2nd graders at Mound STEM School are thinking about how to tell stories. They know you can read stories in a book, but we wanted to find other ways to tell a story – especially about weather events like blizzards and tornadoes. Starting with snow and blizzards, we listened to music from “The Nutcracker,” specifically the dance of the snowflakes and the dance of the sugar plum fairy. Students then decided at what parts in the music they thought the weather was changing from gentle snow, to wind, to a blizzard, etc. We used our bodies to create our own snowflake dance, from when moisture exists as water, then turns to ice crystals, then the ice crystals bind together to make snowflakes, until finally when the wind blows so hard that all the snowflakes fall as a blizzard. The range and variety of instruments in our music helped us differentiate our physical positions between water, to ice, to snow, to wind. We started with just our fingertips as water droplets, then grew to hands and arms for ice crystals, then joined out bodies together to make large snowflakes, and then moved in our imaginary wind to be flakes blowing in the wind. When we put together our movements with the music, we were able to tell the story of snowflakes forming and falling all around us.
After each session students reflect in their journals on a question or prompt related to our activities that day. The question I asked them for these journal entries was “How Do You Tell a Story?” In their journals I hope for them to communicate how we are understanding and exploring the science content through our drama and physical theater.
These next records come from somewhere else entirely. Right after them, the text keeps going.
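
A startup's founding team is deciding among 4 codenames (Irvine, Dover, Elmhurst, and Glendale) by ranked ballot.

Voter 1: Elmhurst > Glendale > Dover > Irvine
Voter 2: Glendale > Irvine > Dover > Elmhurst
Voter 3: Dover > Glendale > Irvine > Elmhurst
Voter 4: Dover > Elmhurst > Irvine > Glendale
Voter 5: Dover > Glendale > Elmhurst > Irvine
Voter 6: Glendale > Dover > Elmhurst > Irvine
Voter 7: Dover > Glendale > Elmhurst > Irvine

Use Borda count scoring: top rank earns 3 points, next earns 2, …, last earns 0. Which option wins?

Borda scores:
  Irvine: 0 + 2 + 1 + 1 + 0 + 0 + 0 = 4
  Dover: 1 + 1 + 3 + 3 + 3 + 2 + 3 = 16
  Elmhurst: 3 + 0 + 0 + 2 + 1 + 1 + 1 = 8
  Glendale: 2 + 3 + 2 + 0 + 2 + 3 + 2 = 14
Dover has the highest total.

Dover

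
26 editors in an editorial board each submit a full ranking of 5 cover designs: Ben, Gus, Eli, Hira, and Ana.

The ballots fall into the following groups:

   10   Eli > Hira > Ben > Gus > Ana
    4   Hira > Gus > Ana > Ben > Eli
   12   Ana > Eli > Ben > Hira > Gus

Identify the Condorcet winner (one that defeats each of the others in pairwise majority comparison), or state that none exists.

Head-to-head results (26 voters total):
Ben vs Gus: Ben wins 22–4.
Ben vs Eli: Eli wins 22–4.
Ben vs Hira: Hira wins 14–12.
Ben vs Ana: Ana wins 16–10.
Gus vs Eli: Eli wins 22–4.
Gus vs Hira: Hira wins 26–0.
Gus vs Ana: Gus wins 14–12.
Eli vs Hira: Eli wins 22–4.
Eli vs Ana: Ana wins 16–10.
Hira vs Ana: Hira wins 14–12.
No candidate beats all others: Ben beats Gus beats Ana beats Ben, a majority cycle.

There is no Condorcet winner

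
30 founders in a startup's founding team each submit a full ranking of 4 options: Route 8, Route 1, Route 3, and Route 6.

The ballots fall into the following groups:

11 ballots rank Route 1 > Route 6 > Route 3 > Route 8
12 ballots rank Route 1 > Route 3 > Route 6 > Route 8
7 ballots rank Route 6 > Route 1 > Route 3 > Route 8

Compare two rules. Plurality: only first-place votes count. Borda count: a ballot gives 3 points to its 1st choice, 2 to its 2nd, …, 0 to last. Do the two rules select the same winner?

Plurality first-place counts: Route 8 0, Route 1 23, Route 3 0, Route 6 7 → Route 1.
Borda totals: Route 8 0, Route 1 83, Route 3 42, Route 6 55 → Route 1.
The two rules agree on Route 1.

Yes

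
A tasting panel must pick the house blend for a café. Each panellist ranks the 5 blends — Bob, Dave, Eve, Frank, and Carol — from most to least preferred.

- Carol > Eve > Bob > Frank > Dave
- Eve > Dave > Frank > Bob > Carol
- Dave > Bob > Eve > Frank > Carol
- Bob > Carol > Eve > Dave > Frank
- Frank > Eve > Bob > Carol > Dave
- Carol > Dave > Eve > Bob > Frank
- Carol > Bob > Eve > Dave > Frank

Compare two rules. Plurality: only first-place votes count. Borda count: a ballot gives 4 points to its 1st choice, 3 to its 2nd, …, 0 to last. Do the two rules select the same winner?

No

Plurality first-place counts: Bob 1, Dave 1, Eve 1, Frank 1, Carol 3 → Carol.
Borda totals: Bob 16, Dave 12, Eve 18, Frank 8, Carol 16 → Eve.
The two rules disagree: plurality picks Carol, Borda picks Eve.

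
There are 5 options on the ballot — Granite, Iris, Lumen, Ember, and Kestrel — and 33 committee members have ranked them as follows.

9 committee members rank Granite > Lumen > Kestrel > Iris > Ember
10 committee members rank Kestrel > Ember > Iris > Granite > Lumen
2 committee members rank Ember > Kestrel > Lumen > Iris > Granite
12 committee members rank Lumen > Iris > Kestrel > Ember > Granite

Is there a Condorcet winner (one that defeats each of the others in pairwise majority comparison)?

No

Head-to-head results (33 voters total):
Granite vs Iris: Iris wins 24–9.
Granite vs Lumen: Granite wins 19–14.
Granite vs Ember: Ember wins 24–9.
Granite vs Kestrel: Kestrel wins 24–9.
Iris vs Lumen: Lumen wins 23–10.
Iris vs Ember: Iris wins 21–12.
Iris vs Kestrel: Kestrel wins 21–12.
Lumen vs Ember: Lumen wins 21–12.
Lumen vs Kestrel: Lumen wins 21–12.
Ember vs Kestrel: Kestrel wins 31–2.
No candidate beats all others: Granite beats Lumen beats Iris beats Granite, a majority cycle.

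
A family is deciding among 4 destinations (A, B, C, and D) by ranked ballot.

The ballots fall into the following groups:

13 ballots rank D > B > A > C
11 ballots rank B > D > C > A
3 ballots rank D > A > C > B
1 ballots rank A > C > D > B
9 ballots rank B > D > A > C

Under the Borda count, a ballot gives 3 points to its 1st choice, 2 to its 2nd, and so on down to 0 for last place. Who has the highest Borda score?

Borda scores:
  A: 13·1 + 11·0 + 3·2 + 3 + 9·1 = 31
  B: 13·2 + 11·3 + 3·0 + 0 + 9·3 = 86
  C: 13·0 + 11·1 + 3·1 + 2 + 9·0 = 16
  D: 13·3 + 11·2 + 3·3 + 1 + 9·2 = 89
D has the highest total.

D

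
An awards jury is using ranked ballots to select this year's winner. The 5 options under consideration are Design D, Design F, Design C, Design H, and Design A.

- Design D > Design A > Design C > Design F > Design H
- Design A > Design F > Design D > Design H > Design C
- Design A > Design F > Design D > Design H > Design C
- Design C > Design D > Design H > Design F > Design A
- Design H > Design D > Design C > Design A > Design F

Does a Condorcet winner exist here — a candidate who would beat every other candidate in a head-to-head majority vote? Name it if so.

Design D

Head-to-head results (5 voters total):
Design D vs Design F: Design D wins 3–2.
Design D vs Design C: Design D wins 4–1.
Design D vs Design H: Design D wins 4–1.
Design D vs Design A: Design D wins 3–2.
Design F vs Design C: Design C wins 3–2.
Design F vs Design H: Design F wins 3–2.
Design F vs Design A: Design A wins 4–1.
Design C vs Design H: Design H wins 3–2.
Design C vs Design A: Design A wins 3–2.
Design H vs Design A: Design A wins 3–2.
Design D beats each rival — Design F (3–2), Design C (4–1), Design H (4–1), Design A (3–2) — so Design D is the Condorcet winner.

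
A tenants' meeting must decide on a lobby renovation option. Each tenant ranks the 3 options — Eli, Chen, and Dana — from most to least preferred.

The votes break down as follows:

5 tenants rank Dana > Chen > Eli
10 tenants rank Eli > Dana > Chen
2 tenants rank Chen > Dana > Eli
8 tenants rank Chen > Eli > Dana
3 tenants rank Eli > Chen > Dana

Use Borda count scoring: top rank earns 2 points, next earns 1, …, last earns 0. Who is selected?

Eli

Borda scores:
  Eli: 5·0 + 10·2 + 2·0 + 8·1 + 3·2 = 34
  Chen: 5·1 + 10·0 + 2·2 + 8·2 + 3·1 = 28
  Dana: 5·2 + 10·1 + 2·1 + 8·0 + 3·0 = 22
Eli has the highest total.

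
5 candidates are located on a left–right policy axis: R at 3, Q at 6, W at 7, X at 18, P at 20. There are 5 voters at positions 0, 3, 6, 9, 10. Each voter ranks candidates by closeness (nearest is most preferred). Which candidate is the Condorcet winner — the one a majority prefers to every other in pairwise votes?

Q

With single-peaked preferences on a line, the Condorcet winner is the candidate closest to the median voter.
The median voter (position 6) is closest to Q at 6.
Check: Q vs P — voters closer to Q: 5 of 5.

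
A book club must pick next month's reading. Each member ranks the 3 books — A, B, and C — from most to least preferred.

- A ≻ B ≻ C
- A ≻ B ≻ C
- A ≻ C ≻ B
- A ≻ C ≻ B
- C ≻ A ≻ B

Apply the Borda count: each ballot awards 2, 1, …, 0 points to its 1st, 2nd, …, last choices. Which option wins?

Borda scores:
  A: 2 + 2 + 2 + 2 + 1 = 9
  B: 1 + 1 + 0 + 0 + 0 = 2
  C: 0 + 0 + 1 + 1 + 2 = 4
A has the highest total.

A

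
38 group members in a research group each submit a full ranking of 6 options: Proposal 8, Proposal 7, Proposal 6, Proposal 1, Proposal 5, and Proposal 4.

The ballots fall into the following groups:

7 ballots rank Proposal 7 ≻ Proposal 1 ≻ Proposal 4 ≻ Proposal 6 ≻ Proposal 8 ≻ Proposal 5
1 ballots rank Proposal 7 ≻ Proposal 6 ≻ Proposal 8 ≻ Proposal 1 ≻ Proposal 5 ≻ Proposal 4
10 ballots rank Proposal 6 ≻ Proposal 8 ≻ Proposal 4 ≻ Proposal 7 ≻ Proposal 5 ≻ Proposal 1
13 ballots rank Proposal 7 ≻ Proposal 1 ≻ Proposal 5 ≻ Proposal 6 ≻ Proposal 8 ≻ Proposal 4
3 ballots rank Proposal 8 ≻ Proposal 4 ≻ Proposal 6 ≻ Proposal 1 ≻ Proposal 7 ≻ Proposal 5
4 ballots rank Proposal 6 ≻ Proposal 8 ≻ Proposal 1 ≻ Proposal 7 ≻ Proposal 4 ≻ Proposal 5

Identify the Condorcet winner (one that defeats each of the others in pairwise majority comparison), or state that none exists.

Head-to-head results (38 voters total):
Proposal 8 vs Proposal 7: Proposal 7 wins 21–17.
Proposal 8 vs Proposal 6: Proposal 6 wins 35–3.
Proposal 8 vs Proposal 1: Proposal 1 wins 20–18.
Proposal 8 vs Proposal 5: Proposal 8 wins 25–13.
Proposal 8 vs Proposal 4: Proposal 8 wins 31–7.
Proposal 7 vs Proposal 6: Proposal 7 wins 21–17.
Proposal 7 vs Proposal 1: Proposal 7 wins 31–7.
Proposal 7 vs Proposal 5: Proposal 7 wins 38–0.
Proposal 7 vs Proposal 4: Proposal 7 wins 25–13.
Proposal 6 vs Proposal 1: Proposal 1 wins 20–18.
Proposal 6 vs Proposal 5: Proposal 6 wins 25–13.
Proposal 6 vs Proposal 4: Proposal 6 wins 28–10.
Proposal 1 vs Proposal 5: Proposal 1 wins 28–10.
Proposal 1 vs Proposal 4: Proposal 1 wins 25–13.
Proposal 5 vs Proposal 4: Proposal 4 wins 24–14.
Proposal 7 beats each rival — Proposal 8 (21–17), Proposal 6 (21–17), Proposal 1 (31–7), Proposal 5 (38–0), Proposal 4 (25–13) — so Proposal 7 is the Condorcet winner.

Proposal 7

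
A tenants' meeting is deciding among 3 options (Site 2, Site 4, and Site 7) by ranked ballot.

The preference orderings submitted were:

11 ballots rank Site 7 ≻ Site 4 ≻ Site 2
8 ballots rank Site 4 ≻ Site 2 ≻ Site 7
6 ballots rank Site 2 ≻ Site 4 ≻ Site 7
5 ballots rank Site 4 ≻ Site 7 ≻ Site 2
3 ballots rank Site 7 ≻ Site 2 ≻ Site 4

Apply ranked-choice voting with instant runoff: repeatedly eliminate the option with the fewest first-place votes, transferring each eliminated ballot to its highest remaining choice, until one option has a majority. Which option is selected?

Site 4

Round 1: Site 7 14, Site 4 13, Site 2 6. Site 2 has the fewest and is eliminated.
Round 2: Site 4 19, Site 7 14. Site 4 has a majority.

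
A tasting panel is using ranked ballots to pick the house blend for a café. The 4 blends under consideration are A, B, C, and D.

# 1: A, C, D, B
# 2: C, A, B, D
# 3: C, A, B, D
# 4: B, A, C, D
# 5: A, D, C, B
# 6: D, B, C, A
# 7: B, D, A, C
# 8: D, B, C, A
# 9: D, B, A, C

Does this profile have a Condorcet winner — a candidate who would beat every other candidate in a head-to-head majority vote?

No

Head-to-head results (9 voters total):
A vs B: B wins 5–4.
A vs C: A wins 5–4.
A vs D: A wins 5–4.
B vs C: B wins 5–4.
B vs D: D wins 5–4.
C vs D: D wins 5–4.
No candidate beats all others: A beats D beats B beats A, a majority cycle.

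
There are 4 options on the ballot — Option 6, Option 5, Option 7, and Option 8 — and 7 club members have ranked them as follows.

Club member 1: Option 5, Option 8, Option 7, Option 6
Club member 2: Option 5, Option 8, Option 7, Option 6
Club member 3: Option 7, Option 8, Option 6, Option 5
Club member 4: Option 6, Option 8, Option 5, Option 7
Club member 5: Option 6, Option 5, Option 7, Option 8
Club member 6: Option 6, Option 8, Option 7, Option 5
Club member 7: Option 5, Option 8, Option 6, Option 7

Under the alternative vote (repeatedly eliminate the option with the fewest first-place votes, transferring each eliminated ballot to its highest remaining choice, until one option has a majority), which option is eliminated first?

Round 1: Option 6 3, Option 5 3, Option 7 1, Option 8 0. Option 8 has the fewest and is eliminated.
Round 2: Option 6 3, Option 5 3, Option 7 1. Option 7 has the fewest and is eliminated.
Round 3: Option 6 4, Option 5 3. Option 6 has a majority.

Option 8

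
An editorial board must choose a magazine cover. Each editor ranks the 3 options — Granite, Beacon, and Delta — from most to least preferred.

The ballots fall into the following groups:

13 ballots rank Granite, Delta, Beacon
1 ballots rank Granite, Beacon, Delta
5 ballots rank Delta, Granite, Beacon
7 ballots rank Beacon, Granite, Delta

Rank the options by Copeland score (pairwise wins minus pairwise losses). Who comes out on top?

Granite

Pairwise results:
  Granite vs Beacon: Granite wins 19–7.
  Granite vs Delta: Granite wins 21–5.
  Beacon vs Delta: Delta wins 18–8.
Copeland scores (wins − losses):
  Granite: 2 − 0 = 2
  Beacon: 0 − 2 = -2
  Delta: 1 − 1 = 0
Granite has the best Copeland score.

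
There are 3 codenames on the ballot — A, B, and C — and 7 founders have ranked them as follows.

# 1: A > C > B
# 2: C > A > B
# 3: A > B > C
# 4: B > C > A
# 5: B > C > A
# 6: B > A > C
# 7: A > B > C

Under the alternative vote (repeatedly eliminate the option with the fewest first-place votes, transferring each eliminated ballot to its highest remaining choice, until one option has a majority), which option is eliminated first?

Round 1: A 3, B 3, C 1. C has the fewest and is eliminated.
Round 2: A 4, B 3. A has a majority.

C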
Every week in 3rd grade at Mound STEM School we start with a dance warm up! We’ve tackled Indian/Bollywood dance styles with “Jai Ho” or yoga-inspired contemporary movement with traditional Hawaiian tribal music, Cha-Cha Slide (one of the students’ favorites), and my personal favorites “Bounce” by Kelis and “Pumping Blood” by NONONO. Each different dance warm up targets specific muscle and body-part groups that cultivate a new sense of physical awareness and how their body exists and manipulates in their personal space. We work on creating and controlling our own personal bubble, within which we can dance as big or as little as we want. I encourage them each week to bring their own personality and flair to the dance moves (“How low can you go?!” “Show me some attitude!”) so we can make connections between how to create and express physically and emotionally. The dance warm up is the stepping stone into our physical theater/devising work around the butterfly life cycle and animal adaptations. With their developing ability to work inside a safe and contained space bubble, students create statues of the insects and animals they are studying and work together to create interesting movement cycles as multi-functional parts of an animal machine. Introducing these devising concepts with something as seemingly simple and approachable as a good pop dance warm up has enabled some students to find agency in their creative muscles and step forward as leaders in their group work.
Below: The bounce breakdown in “Bounce.”
We are in Week 5 of theater residencies at Mound STEM School. Second graders are using movement to explore different weather patterns and phenomenons. We have made human snow globes and filled them with cold wind, ice crystals, and blizzards; we created thunder and lightning statues and added percussion accompaniment; now we are thinking about the process of tornado formation as a machine of different speeds and temperatures of wind. Second graders journal after every session, and they are finding meaningful connections between their science content and the creativity of dramatic movement.
In third grade we are working on the life cycle of caterpillars and butterflies. Students have investigated the process of metamorphosis as a series of physical movements. Our next step is devising skits around butterfly adaptations and survival tactics, using a storyboard template to create visual scenes with written story lines. The third graders love to dance, so we start each session with a dance warm up that gets them thinking about different ranges of movement and how they can create physical theater — using their body to tell a story.